Чувство непоправимой утраты сдавило ей сердце, потому что она поняла: никогда он не поставит будильник на четыре утра, чтобы заняться с ней любовью. Она все разрушила сама, своими руками уничтожила собственное счастье.
ГЛАВА СЕДЬМАЯ
Когда Мэррин вернулась домой, ее родные уже встали, но по причине столь раннего часа пребывали в дурном расположении духа и к разговорам были не расположены. Это вполне устраивало девушку: ей казалось, что задай ей кто-нибудь хоть один вопрос по поводу минувшего уикенда, и она немедленно расплачется.

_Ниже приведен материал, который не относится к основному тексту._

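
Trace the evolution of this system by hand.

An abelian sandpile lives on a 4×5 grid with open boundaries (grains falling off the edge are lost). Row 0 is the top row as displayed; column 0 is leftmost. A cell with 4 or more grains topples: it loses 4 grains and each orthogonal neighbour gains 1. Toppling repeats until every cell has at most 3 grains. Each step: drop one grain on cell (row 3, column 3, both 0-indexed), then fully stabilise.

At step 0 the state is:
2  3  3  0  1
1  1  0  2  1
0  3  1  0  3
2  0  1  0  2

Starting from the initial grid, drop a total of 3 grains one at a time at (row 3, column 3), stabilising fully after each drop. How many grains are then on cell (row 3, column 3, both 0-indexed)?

3

k=0  2  3  3  0  1
1  1  0  2  1
0  3  1  0  3
2  0  1  0  2
k=1  2  3  3  0  1
1  1  0  2  1
0  3  1  0  3
2  0  1  1  2
k=2  2  3  3  0  1
1  1  0  2  1
0  3  1  0  3
2  0  1  2  2
k=3  2  3  3  0  1
1  1  0  2  1
0  3  1  0  3
2  0  1  3  2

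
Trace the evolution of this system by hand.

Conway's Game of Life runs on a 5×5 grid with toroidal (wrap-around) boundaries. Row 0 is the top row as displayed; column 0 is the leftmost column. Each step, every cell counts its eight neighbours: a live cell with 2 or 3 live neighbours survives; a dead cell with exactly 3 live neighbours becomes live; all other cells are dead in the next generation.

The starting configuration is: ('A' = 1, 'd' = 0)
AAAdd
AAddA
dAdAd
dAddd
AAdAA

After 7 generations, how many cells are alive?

10

t=0: AAAdd
AAddA
dAdAd
dAddd
AAdAA
t=1: ddddd
dddAA
dAddA
dAdAd
dddAA
t=2: ddddd
AddAA
ddddA
dddAd
ddAAA
t=3: AdAdd
AddAA
Adddd
ddAdd
ddAAA
t=4: AdAdd
AddAd
AAdAd
dAAdA
ddAdA
t=5: AdAdd
AddAd
dddAd
ddddA
ddAdA
t=6: AdAdd
dAAAd
dddAd
ddddA
AAddA
t=7: ddddd
dAdAA
dddAA
dddAA
dAdAA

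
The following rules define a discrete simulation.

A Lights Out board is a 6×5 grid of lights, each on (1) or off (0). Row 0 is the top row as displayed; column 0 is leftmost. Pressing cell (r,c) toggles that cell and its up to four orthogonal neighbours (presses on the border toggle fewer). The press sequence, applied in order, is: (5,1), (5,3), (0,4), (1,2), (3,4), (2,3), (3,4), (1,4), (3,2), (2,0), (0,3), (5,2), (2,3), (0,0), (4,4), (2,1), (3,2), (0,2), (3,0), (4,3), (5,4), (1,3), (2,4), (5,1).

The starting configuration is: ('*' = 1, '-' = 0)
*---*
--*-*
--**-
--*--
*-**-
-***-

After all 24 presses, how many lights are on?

k=0  *---*
--*-*
--**-
--*--
*-**-
-***-
k=1  *---*
--*-*
--**-
--*--
****-
*--*-
k=2  *---*
--*-*
--**-
--*--
***--
*-*-*
k=3  *--*-
--*--
--**-
--*--
***--
*-*-*
k=4  *-**-
-*-*-
---*-
--*--
***--
*-*-*
k=5  *-**-
-*-*-
---**
--***
***-*
*-*-*
k=6  *-**-
-*---
--*--
--*-*
***-*
*-*-*
k=7  *-**-
-*---
--*-*
--**-
***--
*-*-*
k=8  *-***
-*-**
--*--
--**-
***--
*-*-*
k=9  *-***
-*-**
-----
-*---
**---
*-*-*
k=10  *-***
**-**
**---
**---
**---
*-*-*
k=11  *----
**--*
**---
**---
**---
*-*-*
k=12  *----
**--*
**---
**---
***--
**-**
k=13  *----
**-**
*****
**-*-
***--
**-**
k=14  -*---
-*-**
*****
**-*-
***--
**-**
k=15  -*---
-*-**
*****
**-**
*****
**-*-
k=16  -*---
---**
---**
*--**
*****
**-*-
k=17  -*---
---**
--***
***-*
**-**
**-*-
k=18  --**-
--***
--***
***-*
**-**
**-*-
k=19  --**-
--***
*-***
--*-*
-*-**
**-*-
k=20  --**-
--***
*-***
--***
-**--
**---
k=21  --**-
--***
*-***
--***
-**-*
**-**
k=22  --*--
-----
*-*-*
--***
-**-*
**-**
k=23  --*--
----*
*-**-
--**-
-**-*
**-**
k=24  --*--
----*
*-**-
--**-
--*-*
--***

12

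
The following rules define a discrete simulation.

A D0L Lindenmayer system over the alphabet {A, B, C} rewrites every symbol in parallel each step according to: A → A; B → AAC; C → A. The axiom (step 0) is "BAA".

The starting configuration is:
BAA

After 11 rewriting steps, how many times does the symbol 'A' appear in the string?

step 0: BAA
step 1: AACAA
step 2: AAAAA
step 3: AAAAA
step 4: AAAAA
step 5: AAAAA
step 6: AAAAA
step 7: AAAAA
step 8: AAAAA
step 9: AAAAA
step 10: AAAAA
step 11: AAAAA

5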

В офис она приехала вовремя, но свою работу выполняла на автопилоте, поскольку мысли были заняты совсем другим. В голове все время вертелся один—единственный вопрос: почему, если она так любит Джерада, если сама хотела заняться с ним любовью, почему отказала ему в самый последний момент?
И только на обратном пути домой с работы, когда она автоматически крутила руль автомобиля, до нее дошло, что руководило ею сегодня утром. Она должна Джераду крупную сумму денег. И натура – называйте это гордостью, называйте как хотите – не позволяла ей отдаться ему именно по этой причине.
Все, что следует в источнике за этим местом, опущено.